Last week’s Feedback Summit was, for me at least, a watershed event.
It was the third time our emerging field had come together at an annual gathering. Despite the inevitable consternation that accompanies wide-ranging diversity of expectations, experience and perspectives, I believe that we made two leaps forward over two huge chasms. This post is about one of these. My next post will be about the second, how the clear recognition of how feedback as a craft and practice is necessarily distinct and additive to well established practices like evaluation, monitoring, and public reporting.
In a third, I will try to discern what our deliberations may mean for our movement’s funding strategy. On the basis of the panels at the summit, it might be harder to #shiftthepower here than in the other dimensions of our work.
I think we were collectively brave last week. And dogged, as we have to be. When a growing number of powerful people are acting to establish our species beyond earth, the signal is pretty clear just how extremely urgent it is that we stop with the “nice, nice”, and go deep.
Before and throughout the conference our curator-in-chief Dennis Whittle commendably put the choices we face in a set of questions: “Is the goal simply to improve service delivery or to change what we deliver and who decides? Is it incremental or fundamental? Is it about getting ‘input’ or is it about shifting the power? Is it about evolution or revolution?”
From what I heard and saw at the summit, I think we made that clear choice. We said that feedback is about shifting power. We said that we must stop seeing those we serve as deficits, and begin from a point of people’s assets and agency. We said that feedback loops were about more authentic conversations.
We are mostly shop-worn professionals, so we compartmentalize the “rage” that we feel at the fact that most organizations don’t do this. Jo Wells of Blagrave Trust pointed us to an antidote to our complacency when she urged us to infuse our movement with young people, “who have less at stake” in the present order, and more at stake in a better future.
There is, however, an upside to being shop-worn professionals. We know that incremental can build to fundamental, that evolution can tip into revolution. Steve Goodall, the retired CEO of JD Power & Associates, told us the apposite story of how JD Power & Associates introduced in the late 1960s the then new idea of “voice of the customer” in a gradual process that over time fundamentally transformed several industries, starting with car manufacturing in the USA.
All this to say that together we got a lot out into the room last week – our “movement-hood”, the rage, the professional sense of emerging craft, and the clear sense of our goal.

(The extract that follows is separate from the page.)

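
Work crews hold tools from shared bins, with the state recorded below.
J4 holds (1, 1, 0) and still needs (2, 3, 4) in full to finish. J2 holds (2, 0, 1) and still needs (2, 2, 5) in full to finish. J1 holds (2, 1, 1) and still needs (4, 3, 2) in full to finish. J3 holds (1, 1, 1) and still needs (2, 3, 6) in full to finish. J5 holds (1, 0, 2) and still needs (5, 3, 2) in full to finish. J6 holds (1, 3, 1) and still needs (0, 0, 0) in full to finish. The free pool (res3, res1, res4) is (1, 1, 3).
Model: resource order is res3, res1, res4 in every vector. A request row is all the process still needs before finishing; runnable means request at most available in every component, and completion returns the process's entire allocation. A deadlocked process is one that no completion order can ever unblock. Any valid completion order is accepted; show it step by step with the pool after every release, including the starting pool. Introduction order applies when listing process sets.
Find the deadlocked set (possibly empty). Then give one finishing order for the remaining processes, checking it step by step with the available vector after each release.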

It all came together in the call for a system re-set (notice how my professional persona asserts itself to avoid saying “revolution”). So let me take a stab at our goal statement.
We, collectively, as a movement to transform social change practice, seek a social system re-set around three simple questions: What do people want? Are we helping them get it? If not, how can we help them get it?
This formulation begs a question that one of our brilliant plenary session facilitators, Bryan Simmons of Arcus Foundation, put to us with a mischievous twinkle: “Does that mean you have to do what they tell you?” Are we going all-in on, “the customer is always right”.
Well, that’s where the craft comes in, and it takes us to the heart of what we mean by Constituent Voice. But now I am treading on my next blog.
In closing, I want to suggest that in this choice that we have a ready-made theme for next year’s summit. Why don’t we put our movement in the hot seat? Some or all of us could recruit “feedback providers”, whose role at the summit would be to guide and advise us “feedback receivers” on how they experience feedback. Together we could develop a kind of statement of “good feedback practices”. Maybe we could get Fagan Harris of Baltimore Corps to be our MC who relayed a story which was a microcosm for this kind of summit. For those not there, Fagan told us of a dinner meeting at his house where he hoped to get support from community activists for his ideas for Baltimore Corps. You have to hear him tell it, but basically it was a roller coaster of a dinner where for the first two courses they ripped up his game plan. But it ended well over dessert when they rolled up their sleeves and pitched in to fix it.